Эндрю устыдился, и ему сразу вспомнился один неприятный эпизод, которым отмечено было его прибытие в Дублин. Единственное, что он успел сделать толкового, пока находился во Франции, было приобретение отличной итальянской винтовки с телескопическим прицелом. Этот чрезвычайно ценный предмет таинственным образом исчез где-то по дороге от пристани в «Финглас». Садовник Кристофера клялся, что, когда багаж прибыл с парохода, никакой винтовки там не было. Теперь-то Эндрю понимал, что в этой изголодавшейся по оружию стране нельзя было ни на секунду спускать с винтовки глаз. Позднее Кристофер как-то упомянул, что его садовник связан с Гражданской Армией. Эндрю не надеялся доискаться правды, однако чувствовал, что исчезновение винтовки — враждебная акция, нежелательная и угрожающая.
— Нет, нет, — говорил между тем Кристофер. — Я не считаю, что Ирландия — пороховой склад. По-моему, прав Булмер Хобсон. Ирландия — болото, в котором погаснет еще не один пылающий факел, не одна бочка с порохом. Дело в том, что ирландцы еще более чувствительны и эмоциональны, чем о них говорят. У них все сводится к разговорам. Сегодня утром, например, когда я был в городе, я наблюдал забавную сценку — хотел рассказать вам раньше, да забыл. Я шел мимо Либерти-Холла — знаете, где помещается тред-юнион рабочих транспорта и чернорабочих — и увидел, что там происходит какая-то церемония. Собралась большая толпа, и девушка в мундире Гражданской Армии, влезла на крышу и развернула флаг. Флаг был зеленый, с ирландской арфой. А солдаты ИГА стояли строем, с оружием на караул, трубили горны, играли оркестры волынщиков, потом все закричали, и знаете, у многих в толпе были слезы на глазах.
Этот рассказ встревожил Эндрю; к тому же он подозревал, что Кристоферу все это очень интересно, только он не показывает виду. Франсис отложила свое рукоделие.
— Но что за этим кроется? — спросил Эндрю.
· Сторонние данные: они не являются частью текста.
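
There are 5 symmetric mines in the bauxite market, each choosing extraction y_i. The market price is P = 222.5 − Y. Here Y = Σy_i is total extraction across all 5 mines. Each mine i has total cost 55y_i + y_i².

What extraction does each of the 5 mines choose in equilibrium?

20.9375

A representative mine's profit is π_i = y_i(222.5 − Y) − 55y_i − y_i², with Y = y_i + Σ_{j≠i} y_j.
First-order condition: 167.5 − 4y_i − Σ_{j≠i} y_j = 0.
Imposing symmetry (y_j = y for all j) turns Σ_{j≠i} y_j into 4y, so 167.5 = 8y and y = 20.9375.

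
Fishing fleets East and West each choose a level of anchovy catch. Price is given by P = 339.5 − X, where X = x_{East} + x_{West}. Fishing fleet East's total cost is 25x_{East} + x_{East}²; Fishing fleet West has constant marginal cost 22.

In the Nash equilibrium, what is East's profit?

Fishing fleet East's profit: π = x_{East}(339.5 − (x_{East} + x_{West})) − 25x_{East} − x_{East}².
∂π/∂x_{East} = 314.5 − 4x_{East} − x_{West} = 0, so x_{East} = 78.625 − 0.25x_{West}.
For West: ∂π/∂x_{West} = 317.5 − 2x_{West} − x_{East} = 0 ⇒ x_{West} = 158.75 − 0.5x_{East}.
Plugging x_{West} into East's best response: x_{East} = 78.625 − 0.25(158.75 − 0.5x_{East}) ⇒ 0.875x_{East} = 38.9375, so x_{East} = 44.5.
Then x_{West} = 158.75 − 0.5·44.5 = 136.5.
Price P = 339.5 − 181 = 158.5.
East's profit: (158.5 − 25)·44.5 − (44.5)² = 3960.5.

3960.5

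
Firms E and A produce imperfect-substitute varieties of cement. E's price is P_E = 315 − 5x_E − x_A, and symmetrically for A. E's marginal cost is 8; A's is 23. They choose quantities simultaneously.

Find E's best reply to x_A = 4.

Firm E's profit: π = x_E(315 − 5x_E − x_A) − 8x_E.
∂π/∂x_E = 307 − 10x_E − x_A = 0 ⇒ x_E = 30.7 − 0.1x_A.
At x_A = 4: x_E = 30.7 − 0.1·4 = 30.3.

30.3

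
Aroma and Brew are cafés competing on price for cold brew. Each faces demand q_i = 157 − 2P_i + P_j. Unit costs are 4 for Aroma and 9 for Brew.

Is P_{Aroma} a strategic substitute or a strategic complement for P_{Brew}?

strategic complements

Aroma's profit: π = (P_{Aroma} − 4)(157 − 2P_{Aroma} + P_{Brew}).
∂π/∂P_{Aroma} = 165 − 4P_{Aroma} + P_{Brew} = 0 ⇒ P_{Aroma} = 41.25 + 0.25P_{Brew}.
The best-response slope dP_{Aroma}/dP_{Brew} = 0.25 > 0: the reaction function is upward-sloping, so the choices are strategic complements.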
— Ничего. Об этом я и говорю. Ирландцы так привыкли олицетворять Ирландию в образе трагической женщины, что всякий патриотический стимул сейчас же вызывает у них неумеренные проявления чувств.
— «Встретил ты на дороге старушку?» — «Нет, но я встретил молодую девушку, она шла поступью королевы».[13]
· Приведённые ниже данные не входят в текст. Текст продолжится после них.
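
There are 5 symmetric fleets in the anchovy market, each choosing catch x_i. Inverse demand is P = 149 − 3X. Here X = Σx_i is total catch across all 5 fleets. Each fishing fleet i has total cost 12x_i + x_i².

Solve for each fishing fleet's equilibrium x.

6.85

A representative fishing fleet's profit is π_i = x_i(149 − 3X) − 12x_i − x_i², with X = x_i + Σ_{j≠i} x_j.
First-order condition: 137 − 8x_i − 3Σ_{j≠i} x_j = 0.
With identical fishing fleets, set every x_j = x: then 137 − 8x − 12x = 0, i.e. x = 137/20 = 6.85.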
— Совершенно верно, Франсис. В зале Святой Терезы чуть потолок не рухнул, когда Йейтс в первый раз это показывал. Но в Дублине можно прочесть людям вслух хоть телефонную книгу, лишь бы с чувством, и они будут проливать слезы.
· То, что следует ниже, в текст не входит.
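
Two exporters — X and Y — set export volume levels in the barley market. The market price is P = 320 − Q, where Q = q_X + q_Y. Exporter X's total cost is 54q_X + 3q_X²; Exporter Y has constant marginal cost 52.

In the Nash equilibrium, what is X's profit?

1239.04

Exporter X's profit: π = q_X(320 − (q_X + q_Y)) − 54q_X − 3q_X².
∂π/∂q_X = 266 − 8q_X − q_Y = 0, so q_X = 33.25 − 0.125q_Y.
For Y: ∂π/∂q_Y = 268 − 2q_Y − q_X = 0 ⇒ q_Y = 134 − 0.5q_X.
Solving the two reaction functions simultaneously: (1 − (−0.125)(−0.5))q_X = 33.25 − 0.125·134, so 0.9375q_X = 16.5 and q_X = 17.6.
Then q_Y = 134 − 0.5·17.6 = 125.2.
Price P = 320 − 142.8 = 177.2.
X's profit: (177.2 − 54)·17.6 − 3(17.6)² = 1239.04.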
— По-моему, это нужно прекратить, — сказала Хильда. — Не понимаю, как им только не стыдно так поступать, когда в городе полно раненых воинов. И между прочим, меня очень удивляет, что. Пат Дюмэй до сих пор не в армии. Придется мне поговорить с его матерью. Такой молодой, здоровый — ему бы надо рваться на фронт. Вообще из него, мне кажется, получился довольно неприятный молодой человек.
— Я бы на вашем месте не стал говорить об этом с Кэтлин, — сказал Кристофер. — И самому Пату не советую вам показывать, что вы о нем думаете. — С этими словами Кристофер бросил быстрый взгляд на Эндрю.
Эндрю кольнула досада и знакомое чувство опасности. Неужели он такой дурак, что станет упрекать своего кузена, зачем тот не в армии?
— Ну что ж, может быть, вы и правы, — сказала Хильда, вставая.
Морской туман уже затянул весь сад, окутал дом и влажными струйками пробирался сквозь щели в стеклянных стенах. Дождь перестал, но вода скопилась на потолке рядами поблескивающих бусинок, которые вдруг начинали катиться, сливались и чуть слышно шлепались на туго накрахмаленную полотняную скатерть. Франсис убирала со стола. Когда все двинулись к дверям гостиной, Эндрю услышал, как его мать обратилась к Кристоферу:
— Я все хочу вас спросить, чем он, в конце концов, знаменит, этот Уолф Тон?[14]
3
— Это ты знаешь?
Я красой не блистал никогда,Я не ром, скорей лебеда.Это мне не обидно,Мне себя ведь не видно,Вот для встречных так правда беда.
— Не смешно.
— А этот стишок и не должен быть смешной. Он философский. Да нет, он и смешной тоже. А этот ты слышал? «Жил-был старичок из Ратмейна…»
— Хватит, Кэтел, замолчи.
— Почему ты вечно одергиваешь брата? — сказала Кэтлин, накрывавшая на стол к чаю. Братья не ответили и с отсутствующе вежливыми лицами дождались, пока она выйдет из комнаты.
— Значит, к нам пожалует примерный юноша?
— Стыдно так говорить про двоюродного брата.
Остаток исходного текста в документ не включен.